# Charting the Charts
## Sahil Chinoy

Analysis of the similarity of summer hits for a [New York Times story](https://www.nytimes.com/interactive/2018/08/09/opinion/do-songs-of-the-summer-sound-the-same.html). Billboard data is scraped from Bob Borst's website. Spotify data is from their API.

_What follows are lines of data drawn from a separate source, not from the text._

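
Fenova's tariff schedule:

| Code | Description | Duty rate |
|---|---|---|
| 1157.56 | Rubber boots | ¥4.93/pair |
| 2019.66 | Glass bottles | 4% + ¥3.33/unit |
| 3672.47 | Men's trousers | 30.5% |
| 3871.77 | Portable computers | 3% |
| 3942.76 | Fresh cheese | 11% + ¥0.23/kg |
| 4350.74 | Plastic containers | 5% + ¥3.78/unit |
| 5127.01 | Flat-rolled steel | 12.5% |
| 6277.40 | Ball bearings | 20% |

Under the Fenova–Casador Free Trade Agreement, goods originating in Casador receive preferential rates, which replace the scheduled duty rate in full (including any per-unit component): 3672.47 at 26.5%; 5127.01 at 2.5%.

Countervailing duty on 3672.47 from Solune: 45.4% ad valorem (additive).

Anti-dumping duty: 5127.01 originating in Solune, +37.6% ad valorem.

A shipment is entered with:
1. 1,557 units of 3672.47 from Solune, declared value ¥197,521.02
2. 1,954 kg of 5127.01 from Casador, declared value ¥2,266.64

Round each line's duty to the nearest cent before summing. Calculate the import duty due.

¥149,975.12

Line 1 (3672.47, Solune, 1,557 units, ¥197,521.02):
Base rate for 3672.47 is 30.5%.
3672.47 has an FTA preferential rate, but origin Solune is not Casador; base rate stands.
Additional duty on 3672.47 from Solune: +45.4%. Applied ad valorem rate: 30.5% + 45.4% = 75.9%.
Duty = ¥197,521.02 × 75.9% = ¥149,918.45.
Line 2 (5127.01, Casador, 1,954 kg, ¥2,266.64):
Base rate for 5127.01 is 12.5%.
Origin Casador qualifies under the Fenova–Casador agreement and 5127.01 is covered: preferential rate 2.5% applies instead.
The additional-duty order on 5127.01 targets Solune, not Casador; it does not apply.
Duty = ¥2,266.64 × 2.5% = ¥56.67.
Total = ¥149,918.45 + ¥56.67 = ¥149,975.12.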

[Here's an interactive visualization](https://observablehq.com/@sahilchinoy/charting-the-charts) (with audio!) of every summer's hits.

In [None]:
import itertools
import numpy as np
import pandas as pd
import seaborn as sns
from scipy.stats import zscore
import matplotlib.pyplot as plt
%matplotlib inline

In [None]:
# Data is from the Billboard Hot 100, merged with Spotify acoustic characteristics
df = pd.read_csv('spotify_data.csv')

In [None]:
df.head()

In [None]:
# These are the Spotify acoustic characteristics we will analyze
cols = [
    'acousticness',
    'loudness',
    'energy',
    'danceability',
    'tempo',
    'valence',
    'instrumentalness',
    'liveness',
    'speechiness',
    'duration_ms'
]

In [None]:
df[cols].describe()

In [None]:
f, axs = plt.subplots(3, 4, figsize=(16, 10))
axs = np.ravel(axs)
for i, col in enumerate(cols):
    sns.distplot(df[col], ax=axs[i])

In [None]:
z_cols = [col + '_z' for col in cols]

In [None]:
df[z_cols] = df[cols].apply(zscore)

## Over time

In [None]:
# Plot of five-year rolling averages of acoustic characteristics
df.groupby('year').mean().rolling(window=5).mean()[z_cols].plot(figsize=(10,6))

## Distance metrics

In [None]:
# Looks like there's a lot of variation in these columns, so let's use them
keys = ['acousticness_z', 'loudness_z', 'energy_z', 'danceability_z', 'valence_z']

In [None]:
def get_vector(a):
    return np.array([a[key] for key in keys])

In [None]:
def euclidean_distance(a, b):
    v1 = get_vector(a)
    v2 = get_vector(b)
    return np.linalg.norm(v1 - v2)

In [None]:
def cosine_similarity(a, b):
    v1 = get_vector(a)
    v2 = get_vector(b)
    return np.inner(v1, v2) / (np.linalg.norm(v1) * np.linalg.norm(v2))

In [None]:
# Average distance between two songs for each year, using both metrics
records = []
for year in range(1970, 2019):
    # List of song pairs for this year
    combinations = list(itertools.combinations(df[df.year == year].to_dict('records'), 2))
    records.append({
        'year': year,
        'euclidean_dist': np.mean([euclidean_distance(*c) for c in combinations]),
        'cosine_similarity': np.mean([cosine_similarity(*c) for c in combinations])
    })
years = pd.DataFrame.from_records(records)

In [None]:
# Most similar years, by cosine similarity
years.sort_values('cosine_similarity', ascending=False).head()

In [None]:
# Most similar years, by euclidean distance
years.sort_values('euclidean_dist').head()

In [None]:
# Most different years, by cosine similarity
years.sort_values('cosine_similarity').head()

In [None]:
# Most different years, by euclidean distance
years.sort_values('euclidean_dist', ascending=False).head()

In [None]:
# Five-year rolling average
rolling = years.rolling(window=5).mean()

In [None]:
rolling.plot(x='year', y='cosine_similarity')

In [None]:
rolling.plot(x='year', y='euclidean_dist')